La capitale fédérale a accueilli ce 1er juillet la « Great American State Fair », un événement central des célébrations du 250e anniversaire de l'indépendance des États-Unis. Pilotée par l'administration Trump, cette foire s'est tenue sur le National Mall, attirant des milliers de visiteurs venus assister à un programme mêlant reconstitutions historiques, démonstrations industrielles et discours officiels.

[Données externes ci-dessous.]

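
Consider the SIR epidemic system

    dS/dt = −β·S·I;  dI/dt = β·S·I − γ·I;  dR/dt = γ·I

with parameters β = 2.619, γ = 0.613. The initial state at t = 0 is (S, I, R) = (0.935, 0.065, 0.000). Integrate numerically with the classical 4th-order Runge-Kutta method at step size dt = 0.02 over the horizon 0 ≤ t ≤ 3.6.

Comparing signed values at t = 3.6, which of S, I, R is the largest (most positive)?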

Un hommage patriotique teinté de communication politique
Dès l'ouverture, l'empreinte du locataire de la Maison-Blanche était visible. Des stands aux couleurs de la campagne présidentielle, des pancartes « America First » et une importante présence de partisans ont conféré à l'événement une atmosphère de meeting électoral. Le président Trump s'est exprimé depuis une estrade dressée devant le monument de Washington, saluant « le génie des Pères fondateurs » et appelant à « une renaissance de la fierté américaine ». Il a également profité de l'occasion pour égrener les réalisations de son mandat, mêlant faits historiques et promesses de campagne pour 2028.
Plusieurs observateurs ont relevé que le choix de la date et du lieu visait à inscrire le chef de l'État dans la continuité des grandes figures nationales. Des expositions militaires, des animations pour enfants et des concerts de musique country ont rythmé la journée, mais l'aspect politique a dominé les commentaires.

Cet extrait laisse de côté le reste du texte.